EghtesadOnline: The project to transfer drinking water from Safa Rud Dam to Kerman City in southern Kerman Province will be completed in two weeks, managing director of Kerman Regional Water Company said.
“Helping alleviate shortage of drinking water in the provincial capital” is the goal of the project in this region that has been grappling with low precipitation and drought for years, the Energy Ministry news portal Paven quoted Ebrahim Alizadeh as saying.
A 38-kilometer pipeline will transfer 21,000 liters of fresh water per second from Safa Rud Dam in Rabor County in the southeast of the province to Kerman.
Kerman’s potable water comes mainly from groundwater sources that are fast depleting. However, according to provincial authorities, the region’s groundwater balance is “negative”, meaning the rate of water withdrawal is higher than its recharge, according to Financial Tribune.
The abundance of illegal water wells in Kerman is getting the already water-stressed province into deep trouble.
Large amounts of water are withdrawn from deep wells, which are dug much deeper every year due to dwindling groundwater levels.
In spite of repeated warnings and sealing of many illegal wells, excessive withdrawal of water from aquifers continues in the agriculture sector to grow produce that is often economically and environmentally unviable.
Each year, 2.8 billion cubic meters of water is withdrawn from the drought-stricken province’s aquifers.
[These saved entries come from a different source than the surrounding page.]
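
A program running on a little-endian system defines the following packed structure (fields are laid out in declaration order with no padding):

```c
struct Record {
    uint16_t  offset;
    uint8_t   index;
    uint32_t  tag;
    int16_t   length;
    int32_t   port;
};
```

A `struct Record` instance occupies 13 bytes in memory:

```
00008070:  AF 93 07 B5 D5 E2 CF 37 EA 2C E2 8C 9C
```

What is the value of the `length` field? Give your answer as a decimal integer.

`length` follows `offset` (2 B), `index` (1 B), `tag` (4 B), so it starts at offset 2 + 1 + 4 = 7 and occupies 2 bytes.
Bytes at offsets 7..8: 37 EA.
In little-endian order the low byte comes first in memory.
Reassemble most-significant byte first: EA 37 → 0xEA37.
Top bit is set, so as a signed 16-bit value this is 0xEA37 − 2^16 = -5577.

-5577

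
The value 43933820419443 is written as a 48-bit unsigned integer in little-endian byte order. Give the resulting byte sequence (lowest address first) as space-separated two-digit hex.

43933820419443 in hexadecimal, padded to 48 bits, is 0x27F523C27D73.
Split into bytes (most-significant first): 27 F5 23 C2 7D 73.
Little-endian: lowest address holds the least-significant byte.
So at ascending addresses the bytes are 73 7D C2 23 F5 27.

73 7D C2 23 F5 27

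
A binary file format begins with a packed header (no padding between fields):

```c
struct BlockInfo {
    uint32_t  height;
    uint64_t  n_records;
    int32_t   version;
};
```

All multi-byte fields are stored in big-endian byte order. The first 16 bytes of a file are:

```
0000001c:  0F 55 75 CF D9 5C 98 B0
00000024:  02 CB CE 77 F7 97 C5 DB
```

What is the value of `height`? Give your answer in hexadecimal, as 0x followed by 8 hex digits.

`height` is the first field, at byte offset 0, occupying 4 bytes.
Bytes at offsets 0..3: 0F 55 75 CF.
Big-endian: lowest address holds the most-significant byte.
The bytes are already most-significant first: 0x0F5575CF.

0x0F5575CF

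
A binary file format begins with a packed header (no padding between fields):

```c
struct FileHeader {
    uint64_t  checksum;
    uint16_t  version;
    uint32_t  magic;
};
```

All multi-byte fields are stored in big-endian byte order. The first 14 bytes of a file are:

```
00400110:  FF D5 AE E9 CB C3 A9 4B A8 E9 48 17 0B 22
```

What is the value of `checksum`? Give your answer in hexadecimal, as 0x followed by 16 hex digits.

`checksum` is the first field, at byte offset 0, occupying 8 bytes.
Bytes at offsets 0..7: FF D5 AE E9 CB C3 A9 4B.
Big-endian: lowest address holds the most-significant byte.
The bytes are already most-significant first: 0xFFD5AEE9CBC3A94B.

0xFFD5AEE9CBC3A94B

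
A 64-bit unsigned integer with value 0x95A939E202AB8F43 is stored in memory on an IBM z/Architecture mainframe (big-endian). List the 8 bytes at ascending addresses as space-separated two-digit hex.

Split into bytes (most-significant first): 95 A9 39 E2 02 AB 8F 43.
Big-endian stores the most-significant byte at the lowest address.
So the memory order matches the most-significant-first order: 95 A9 39 E2 02 AB 8F 43.

95 A9 39 E2 02 AB 8F 43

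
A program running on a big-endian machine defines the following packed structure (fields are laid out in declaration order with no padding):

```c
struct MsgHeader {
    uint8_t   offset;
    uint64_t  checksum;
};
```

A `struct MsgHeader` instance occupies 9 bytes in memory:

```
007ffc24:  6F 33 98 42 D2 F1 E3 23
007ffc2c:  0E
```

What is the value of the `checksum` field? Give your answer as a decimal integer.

`checksum` follows `offset` (1 byte), so it starts at byte offset 1 and occupies 8 bytes.
Bytes at offsets 1..8: 33 98 42 D2 F1 E3 23 0E.
Big-endian: lowest address holds the most-significant byte.
The bytes are already most-significant first: 0x339842D2F1E3230E.
0x339842D2F1E3230E = 3717794966163104526.

3717794966163104526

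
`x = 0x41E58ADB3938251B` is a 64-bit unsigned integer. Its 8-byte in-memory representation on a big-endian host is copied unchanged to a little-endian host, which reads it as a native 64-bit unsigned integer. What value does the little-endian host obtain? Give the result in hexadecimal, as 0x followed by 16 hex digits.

0x1B253839DB8AE541

Stored big-endian, the bytes at ascending addresses are 41 E5 8A DB 39 38 25 1B.
Read back as little-endian, the first byte is least significant, giving 0x1B253839DB8AE541.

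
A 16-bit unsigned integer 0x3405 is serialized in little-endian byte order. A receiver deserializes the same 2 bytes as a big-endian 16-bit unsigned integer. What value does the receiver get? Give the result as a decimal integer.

Stored little-endian, the bytes at ascending addresses are 05 34.
Read back as big-endian, the last byte is least significant, giving 0x0534.
0x0534 = 1332.

1332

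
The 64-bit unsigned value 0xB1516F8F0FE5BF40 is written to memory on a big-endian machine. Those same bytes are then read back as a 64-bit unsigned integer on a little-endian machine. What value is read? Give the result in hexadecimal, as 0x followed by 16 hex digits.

Stored big-endian, the bytes at ascending addresses are B1 51 6F 8F 0F E5 BF 40.
Read back as little-endian, the first byte is least significant, giving 0x40BFE50F8F6F51B1.

0x40BFE50F8F6F51B1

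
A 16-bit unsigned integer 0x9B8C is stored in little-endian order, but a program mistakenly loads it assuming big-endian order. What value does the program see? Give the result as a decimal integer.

Stored little-endian, the bytes at ascending addresses are 8C 9B.
Read back as big-endian, the last byte is least significant, giving 0x8C9B.
0x8C9B = 35995.

35995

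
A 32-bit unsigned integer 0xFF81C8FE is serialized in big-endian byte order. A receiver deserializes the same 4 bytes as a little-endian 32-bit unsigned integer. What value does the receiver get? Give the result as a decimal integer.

Stored big-endian, the bytes at ascending addresses are FF 81 C8 FE.
Read back as little-endian, the first byte is least significant, giving 0xFEC881FF.
0xFEC881FF = 4274553343.

4274553343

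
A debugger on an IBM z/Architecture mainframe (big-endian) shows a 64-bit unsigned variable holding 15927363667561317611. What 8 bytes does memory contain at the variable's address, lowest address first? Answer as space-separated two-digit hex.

15927363667561317611 in hexadecimal, padded to 64 bits, is 0xDD095CDE6D7484EB.
Split into bytes (most-significant first): DD 09 5C DE 6D 74 84 EB.
Big-endian: lowest address holds the most-significant byte.
So the memory order matches the most-significant-first order: DD 09 5C DE 6D 74 84 EB.

DD 09 5C DE 6D 74 84 EB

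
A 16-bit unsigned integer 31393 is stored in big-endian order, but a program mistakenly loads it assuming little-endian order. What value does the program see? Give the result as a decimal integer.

31393 in 16-bit hexadecimal is 0x7AA1.
Stored big-endian, the bytes at ascending addresses are 7A A1.
Read back as little-endian, the first byte is least significant, giving 0xA17A.
0xA17A = 41338.

41338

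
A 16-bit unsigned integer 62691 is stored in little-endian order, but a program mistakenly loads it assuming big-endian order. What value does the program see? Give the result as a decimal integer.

58356

62691 in 16-bit hexadecimal is 0xF4E3.
Stored little-endian, the bytes at ascending addresses are E3 F4.
Read back as big-endian, the last byte is least significant, giving 0xE3F4.
0xE3F4 = 58356.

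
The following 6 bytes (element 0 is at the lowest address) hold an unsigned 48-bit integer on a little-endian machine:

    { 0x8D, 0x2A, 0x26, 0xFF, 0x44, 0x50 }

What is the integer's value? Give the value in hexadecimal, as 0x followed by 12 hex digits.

0x5044FF262A8D

Little-endian: lowest address holds the least-significant byte.
Reassemble most-significant byte first: 50 44 FF 26 2A 8D → 0x5044FF262A8D.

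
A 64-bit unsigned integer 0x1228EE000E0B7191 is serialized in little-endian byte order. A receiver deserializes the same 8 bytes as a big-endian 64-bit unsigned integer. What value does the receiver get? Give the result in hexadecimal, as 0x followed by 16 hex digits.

Stored little-endian, the bytes at ascending addresses are 91 71 0B 0E 00 EE 28 12.
Read back as big-endian, the last byte is least significant, giving 0x91710B0E00EE2812.

0x91710B0E00EE2812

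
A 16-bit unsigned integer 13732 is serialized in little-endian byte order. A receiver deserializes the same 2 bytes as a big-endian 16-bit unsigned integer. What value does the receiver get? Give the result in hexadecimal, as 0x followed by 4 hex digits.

0xA435

13732 in 16-bit hexadecimal is 0x35A4.
Stored little-endian, the bytes at ascending addresses are A4 35.
Read back as big-endian, the last byte is least significant, giving 0xA435.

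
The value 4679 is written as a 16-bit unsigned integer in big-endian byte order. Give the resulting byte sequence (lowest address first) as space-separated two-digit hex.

4679 in hexadecimal, padded to 16 bits, is 0x1247.
Split into bytes (most-significant first): 12 47.
In big-endian order the high byte comes first in memory.
So the memory order matches the most-significant-first order: 12 47.

12 47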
Kerman has 24,000 wells, of which 8,500 are illegal.
Over 7,500 illegal wells have been sealed in the past 13 years in the central province and this move helped save 270 million cubic meters of water, Alizadeh said.
Need for Modern Farming
Installing smart water meters and encouraging farmers to embrace modern irrigation methods and avoid growing water-intensive crops are among the measures taken in the province in recent years.
“More than 4,000 smart meters have been installed on agricultural wells in the past six years”, Alizadeh noted.
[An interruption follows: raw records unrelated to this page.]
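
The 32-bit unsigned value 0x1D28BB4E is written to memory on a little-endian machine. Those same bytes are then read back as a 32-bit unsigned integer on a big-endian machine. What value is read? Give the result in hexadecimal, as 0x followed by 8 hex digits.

Stored little-endian, the bytes at ascending addresses are 4E BB 28 1D.
Read back as big-endian, the last byte is least significant, giving 0x4EBB281D.

0x4EBB281D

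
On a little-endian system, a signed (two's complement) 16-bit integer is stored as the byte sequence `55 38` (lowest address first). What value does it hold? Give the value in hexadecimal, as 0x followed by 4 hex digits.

0x3855

Little-endian: lowest address holds the least-significant byte.
Reassemble most-significant byte first: 38 55 → 0x3855.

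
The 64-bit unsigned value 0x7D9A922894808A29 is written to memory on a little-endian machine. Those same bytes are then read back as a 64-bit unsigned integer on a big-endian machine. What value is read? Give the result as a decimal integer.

2993346276165327485

Stored little-endian, the bytes at ascending addresses are 29 8A 80 94 28 92 9A 7D.
Read back as big-endian, the last byte is least significant, giving 0x298A809428929A7D.
0x298A809428929A7D = 2993346276165327485.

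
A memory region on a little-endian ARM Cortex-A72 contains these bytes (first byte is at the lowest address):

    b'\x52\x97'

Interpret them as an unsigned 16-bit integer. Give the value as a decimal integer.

38738

In little-endian order the low byte comes first in memory.
Reassemble most-significant byte first: 97 52 → 0x9752.
0x9752 = 38738.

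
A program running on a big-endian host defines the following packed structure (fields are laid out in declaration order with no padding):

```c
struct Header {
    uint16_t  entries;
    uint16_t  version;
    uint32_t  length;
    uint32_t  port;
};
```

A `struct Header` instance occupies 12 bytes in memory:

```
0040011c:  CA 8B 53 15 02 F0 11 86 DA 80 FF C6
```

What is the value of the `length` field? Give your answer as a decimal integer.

49287558

`length` follows `entries` (2 B), `version` (2 B), so it starts at offset 2 + 2 = 4 and occupies 4 bytes.
Bytes at offsets 4..7: 02 F0 11 86.
Big-endian: lowest address holds the most-significant byte.
The bytes are already most-significant first: 0x02F01186.
0x02F01186 = 49287558.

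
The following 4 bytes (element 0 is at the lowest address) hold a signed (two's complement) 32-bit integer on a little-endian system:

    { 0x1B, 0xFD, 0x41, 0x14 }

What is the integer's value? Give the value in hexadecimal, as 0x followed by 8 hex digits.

0x1441FD1B

Little-endian stores the least-significant byte at the lowest address.
Reassemble most-significant byte first: 14 41 FD 1B → 0x1441FD1B.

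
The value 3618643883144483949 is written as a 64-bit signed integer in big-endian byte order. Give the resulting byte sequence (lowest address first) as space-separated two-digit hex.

3618643883144483949 in hexadecimal, padded to 64 bits, is 0x323801707777946D.
Split into bytes (most-significant first): 32 38 01 70 77 77 94 6D.
In big-endian order the high byte comes first in memory.
So the memory order matches the most-significant-first order: 32 38 01 70 77 77 94 6D.

32 38 01 70 77 77 94 6D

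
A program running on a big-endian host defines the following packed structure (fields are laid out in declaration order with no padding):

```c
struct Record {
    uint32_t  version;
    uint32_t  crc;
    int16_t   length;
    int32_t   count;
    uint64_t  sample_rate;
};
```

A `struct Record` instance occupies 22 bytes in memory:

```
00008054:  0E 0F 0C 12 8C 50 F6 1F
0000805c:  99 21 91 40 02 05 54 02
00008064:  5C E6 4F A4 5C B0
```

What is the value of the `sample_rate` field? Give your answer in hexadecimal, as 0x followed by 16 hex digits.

`sample_rate` follows `version` (4 B), `crc` (4 B), `length` (2 B), `count` (4 B), so it starts at offset 4 + 4 + 2 + 4 = 14 and occupies 8 bytes.
Bytes at offsets 14..21: 54 02 5C E6 4F A4 5C B0.
Big-endian stores the most-significant byte at the lowest address.
The bytes are already most-significant first: 0x54025CE64FA45CB0.

0x54025CE64FA45CB0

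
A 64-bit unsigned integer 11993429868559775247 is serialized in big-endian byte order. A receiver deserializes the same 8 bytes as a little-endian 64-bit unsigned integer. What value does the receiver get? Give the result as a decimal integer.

1132110957484994982

11993429868559775247 in 64-bit hexadecimal is 0xA67138EBEA10B60F.
Stored big-endian, the bytes at ascending addresses are A6 71 38 EB EA 10 B6 0F.
Read back as little-endian, the first byte is least significant, giving 0x0FB610EAEB3871A6.
0x0FB610EAEB3871A6 = 1132110957484994982.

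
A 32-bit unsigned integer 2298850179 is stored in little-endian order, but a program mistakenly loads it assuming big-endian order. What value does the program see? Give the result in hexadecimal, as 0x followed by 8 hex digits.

2298850179 in 32-bit hexadecimal is 0x8905AB83.
Stored little-endian, the bytes at ascending addresses are 83 AB 05 89.
Read back as big-endian, the last byte is least significant, giving 0x83AB0589.

0x83AB0589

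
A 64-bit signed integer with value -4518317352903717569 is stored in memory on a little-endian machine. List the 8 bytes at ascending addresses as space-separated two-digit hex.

Two's complement of -4518317352903717569 in 64 bits: 4518317352903717569 = 0x3EB449B1824F32C1; invert → 0xC14BB64E7DB0CD3E; add 1 → 0xC14BB64E7DB0CD3F.
Split into bytes (most-significant first): C1 4B B6 4E 7D B0 CD 3F.
In little-endian order the low byte comes first in memory.
So at ascending addresses the bytes are 3F CD B0 7D 4E B6 4B C1.

3F CD B0 7D 4E B6 4B C1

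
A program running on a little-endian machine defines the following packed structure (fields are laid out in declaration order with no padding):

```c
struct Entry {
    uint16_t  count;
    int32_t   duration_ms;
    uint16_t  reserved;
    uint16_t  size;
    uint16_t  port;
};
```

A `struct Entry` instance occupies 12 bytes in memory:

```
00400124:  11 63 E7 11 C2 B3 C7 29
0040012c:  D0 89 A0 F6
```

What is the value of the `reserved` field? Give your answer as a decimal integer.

`reserved` follows `count` (2 B), `duration_ms` (4 B), so it starts at offset 2 + 4 = 6 and occupies 2 bytes.
Bytes at offsets 6..7: C7 29.
In little-endian order the low byte comes first in memory.
Reassemble most-significant byte first: 29 C7 → 0x29C7.
0x29C7 = 10695.

10695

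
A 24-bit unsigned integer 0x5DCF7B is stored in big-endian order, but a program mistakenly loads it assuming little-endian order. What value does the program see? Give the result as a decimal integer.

8114013

Stored big-endian, the bytes at ascending addresses are 5D CF 7B.
Read back as little-endian, the first byte is least significant, giving 0x7BCF5D.
0x7BCF5D = 8114013.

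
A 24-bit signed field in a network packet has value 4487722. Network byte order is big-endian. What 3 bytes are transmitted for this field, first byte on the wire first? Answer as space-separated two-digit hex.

44 7A 2A

4487722 in hexadecimal, padded to 24 bits, is 0x447A2A.
Split into bytes (most-significant first): 44 7A 2A.
Big-endian stores the most-significant byte at the lowest address.
So the memory order matches the most-significant-first order: 44 7A 2A.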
Located in the dry and arid regions with below minimum precipitation, Kerman, like many other provinces, has been struggling with drought for years.
Unprecedented decline in precipitation during the past year caused a steep decline in water stored in dams. Even good rains since the beginning of the current water year (September 2018) have done little to help assuage the plight of the people of the Kermanis.
One of the ideas floated recently to bring water to Kerman is transferring water from the Persian Gulf and the Sea of Oman. Although no measures have been taken so far, it is said to be the last resort.
Latest projections show that the province will face a worsening water crisis within three years if timely and effective measures are not taken.